I don't have a problem with the ex-restaurant manager of Tayyabs setting up his own restaurant. I don't have a problem with the carbon-copy menu, the suspiciously familiar décor, tableware, table setting, water jugs, black-clad waiters, etc. etc.. What does irritate me, however, is its location. 90% of London is crying out for a decent Pakistani grill. Nobody outside of certain parts of Tooting or Southall can get their fix of seekh kebabs or dry meat, and Needoo Grill could have done a public service by bringing their mixed grills to Battersea or East Dulwich or Hampstead or Paddington. Instead, this Tayyabs-clone is parked literally around the corner from the mothership, on New Road - about 30 steps away. So now Whitechapel has Tayyabs, Needoo Grill, Lahore Kebab House AND Mirch Masala, and the rest of London can get stuffed and go to Masala Zone. Thanks very much, Needoo.

You can see their reasoning though. Tayyabs, despite the huge new basement room, is still vastly oversubscribed. I spotted a queue out of the door at 6pm last night, and even if Needoo existed purely as a kind of unofficial Tayyabs overflow, I'm sure it would still make a killing. But what Needoo does not have, so far at least, is any strong case for being destination number one instead of one-and-a-half. Let's begin at the beginning.


House popadums were served with the familiar "ooh wonder where I've seen those before?" array of dips, but had some pleasingly subtle variations.

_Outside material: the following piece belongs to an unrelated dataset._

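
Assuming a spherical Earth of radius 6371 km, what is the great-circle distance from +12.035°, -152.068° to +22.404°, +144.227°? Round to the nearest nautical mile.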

The yoghurt-y mint dip was particularly nice, sweet and fresh with a lovely vinegar kick. The popadums themselves were as you might expect, perfectly good, and only the vegetables were a bit disappointing, the cucumber being a bit old and dry.


The mixed grill certainly looked the part, and the seekh kebabs, at the very least, were as good as any I've tried, moist and lean and packing a decent chilli punch. But the chicken tikka pieces, though spiced perfectly well, were rather dry, and the lamb chops were not in the same league as the Other Place at all, being too sweet and sloppy and missing an extra layer of hot spices. I still wolfed it all down, of course, Tayyabs on a bad day being at least a thousand times better than most other ways to spend your food money in London, but you can clearly see the difference thirty-odd years experience can make.


Karahi chicken was also rather dispiriting - tiny, dry pieces of chicken in a relatively tasty but rather oily sauce - but it arrived with two of the loveliest roti I've ever had the pleasure to eat. Expertly cooked to split-second perfection, with a very healthy pattern of delicate browned bubbles on the surface, these were supremely light, bursting with flavour and with an extraordinary texture contrast between the brittle surface and the doughy insides. I may have issues with the protein at Needoos but someone definitely knows what they're doing in the bread department.



In conclusion, then, what we have here is a perfectly decent, friendly and convenient place to try after the queue for Tayyabs reaches the 45-minute mark, and I didn't begrudge at all one penny of the pathetic £8 or so my meal cost last night. There's a tendency, when faced with the embarrassment of riches that are the grill houses of Whitechapel, to compare one with the other and of course this is fine - a bit of healthy competition is probably why they're all so good in the first place. But it was while tucking into my lamb chops a thought struck me - if this had been served anywhere in London other than Whitechapel, and I didn't have anything better to compare it to, I would have declared it the finest culinary discovery of the decade. In the name of all that is good, and on behalf of the poor deprived residents of Battersea and elsewhere, can one of you lot please consider opening further afield? We're waiting for you, you know.